On n'y compte plus les noms lieux anciens d'origine bretonne (Roche-Jano, Ville-Jouha, Carpont, Légué, Brézillet, Robien, Gouët, Gouédic, Ville-Hellio, Berrien, Douvenant, Vau-Gicquel...). En fait, St-Brieuc a toujours été un carrefour entre Basse et Haute-Bretagne, comme d'ailleurs un carrefour entre mer et terre.
Maintenant, c'est vrai qu'avec une moitié d'élus du conseil municipal sans aucune origine bretonne, il ne faut pas s'attendre à une réelle prise en compte de la dimension bretonne de la ville...
bérard
Dimanche 22 décembre 2024
La Bretagne était riche ... aujourd'hui c'est la première région de France omis Paris, en terme de patrimoine classé, autant dire la première du monde donc, ... à étudier
Monique Boëdec
Dimanche 22 décembre 2024
Moi aussi j'ai honte ... je ne parle pas Breton juste un peu .... je parlai Breton avec les parents , les grands parents , j'avais de longues conversations avec ma grand mère ... Et puis... exilée, plus de breton oublié par manque de pratique ... quand je retourne au pays ;; tous les ans suis un peu perdue mais du fond de ma mémoire me reviennent des mots des phrases ... réapprendre le Breton c'est mon but ... certains de mes petits enfants ont choisis cela aussi.. Je ne suis pas de saint Brieuc Mais de Plozevet et la aussi on ne parle pas tellement Breton !!
mais je suis Bretonne .. je le revendique et j'en suis fière !!!Breizh eo ma bro même si Komz a ran un tamm
brezhoneg .....
Ar Vran
Dimanche 22 décembre 2024
A Saint Brieuc, on ne parle pas breton....
Bien sûr il ne manquerait plus que les briochains s'expriment dans un borborygme témoin de l'âge de pierre alors que le Français est la langue de l'excellence...
Discours classique mainte fois entendu en Bretagne et à rapprocher de celui qui dit que la Loire-Atlantique n'a jamais parlé breton,etc...
Bien sûr que cela est faux mais cela témoigne du sentiment de honte qui existe encore chez les Bretons.
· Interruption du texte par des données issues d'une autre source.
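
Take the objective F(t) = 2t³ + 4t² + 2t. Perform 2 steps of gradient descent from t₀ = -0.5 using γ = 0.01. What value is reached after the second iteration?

F′(t) = 6t² + 8t + 2
t₁ = -0.5 − 0.01·(-0.5) = -0.495
t₂ = -0.495 − 0.01·(-0.48985) = -0.4901015

-0.4901015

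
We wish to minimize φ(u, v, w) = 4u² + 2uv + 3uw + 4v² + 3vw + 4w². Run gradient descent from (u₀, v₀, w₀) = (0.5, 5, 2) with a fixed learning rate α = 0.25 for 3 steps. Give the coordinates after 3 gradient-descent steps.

(-30.1875, -30.75, -34.109375)

∇φ = (8u + 2v + 3w, 2u + 8v + 3w, 3u + 3v + 8w)
Step 1: at (0.5, 5, 2), ∇φ = (20, 47, 32.5) → (0.5, 5, 2) − 0.25·(20, 47, 32.5) = (-4.5, -6.75, -6.125)
Step 2: at (-4.5, -6.75, -6.125), ∇φ = (-67.875, -81.375, -82.75) → (-4.5, -6.75, -6.125) − 0.25·(-67.875, -81.375, -82.75) = (12.46875, 13.59375, 14.5625)
Step 3: at (12.46875, 13.59375, 14.5625), ∇φ = (170.625, 177.375, 194.6875) → (12.46875, 13.59375, 14.5625) − 0.25·(170.625, 177.375, 194.6875) = (-30.1875, -30.75, -34.109375)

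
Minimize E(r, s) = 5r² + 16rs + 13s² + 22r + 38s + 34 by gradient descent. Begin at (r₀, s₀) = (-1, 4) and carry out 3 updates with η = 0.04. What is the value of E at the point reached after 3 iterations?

13.137096183808

∇E = (10r + 16s + 22, 16r + 26s + 38)
Step 1: at (-1, 4), ∇E = (76, 126) → (-1, 4) − 0.04·(76, 126) = (-4.04, -1.04)
Step 2: at (-4.04, -1.04), ∇E = (-35.04, -53.68) → (-4.04, -1.04) − 0.04·(-35.04, -53.68) = (-2.6384, 1.1072)
Step 3: at (-2.6384, 1.1072), ∇E = (13.3312, 24.5728) → (-2.6384, 1.1072) − 0.04·(13.3312, 24.5728) = (-3.171648, 0.124288)
E(-3.171648, 0.124288) = 13.137096183808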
Au lieu d'assumer leur spécificité, ils préfèrent se
«p...» dessus et faire le bon petit valet bien français....Si à la place de cracher dans la soupe bretonne, ils avaient pu éduquer leurs enfants à d'autres langues (ex. non seulement le Breton mais aussi l'Anglais)pour s'ouvrir au monde, que nenni, pensez-vous; le français se suffit à lui-même...
Le problème est que la roue tourne, la France et ses valeurs sont de moins en moins considérées dans le monde et fatalement ces bretons francophones exclusifs fiérots vont se trouver broyés par la mondialisation.
et alors, il sera trop tard pour dire qu'en Bretagne il n'y a pas que l'idéologie française...
bientôt on pourra dire : dans les échanges internationaux, on ne parle pas le français...
Michel Treguer
Dimanche 22 décembre 2024
On ne changera pas l'Histoire et ses désastres, incrustés dans les consciences ! Si certains aujourd'hui ne veulent pas parler breton, ou ne veulent pas transmettre la langue, c'est dommage, mais c'est leur droit bien sûr. Ils ont souffert. Simplement, qu'ils laissent eux aussi les bretonnants vivre et parler à leur guise...
J'ai raconté dans un de mes livres que plusieurs ingénieurs non bretons de haut niveau (DCN), nommés de Paris à Brest, m'avaient dit qu'ils auraient volontiers mis leurs enfants à Diwan si le réseau avait été trilingue (breton-français-anglais). J'en ai parlé à Diwan, mais plusieurs enseignants ne voulaient pas. Ils disaient que l'anglais s'imposerait au détriment du breton. Certains disaient même que, comme de toute façon les enfants parleraient un jour un anglais de base (langue mondiale), il vaudrait mieux choisir une troisième langue qui ne serait pas l'anglais ! Je n'étais pas d'accord, il me semblait que ce serait faire compliqué plutôt que simple...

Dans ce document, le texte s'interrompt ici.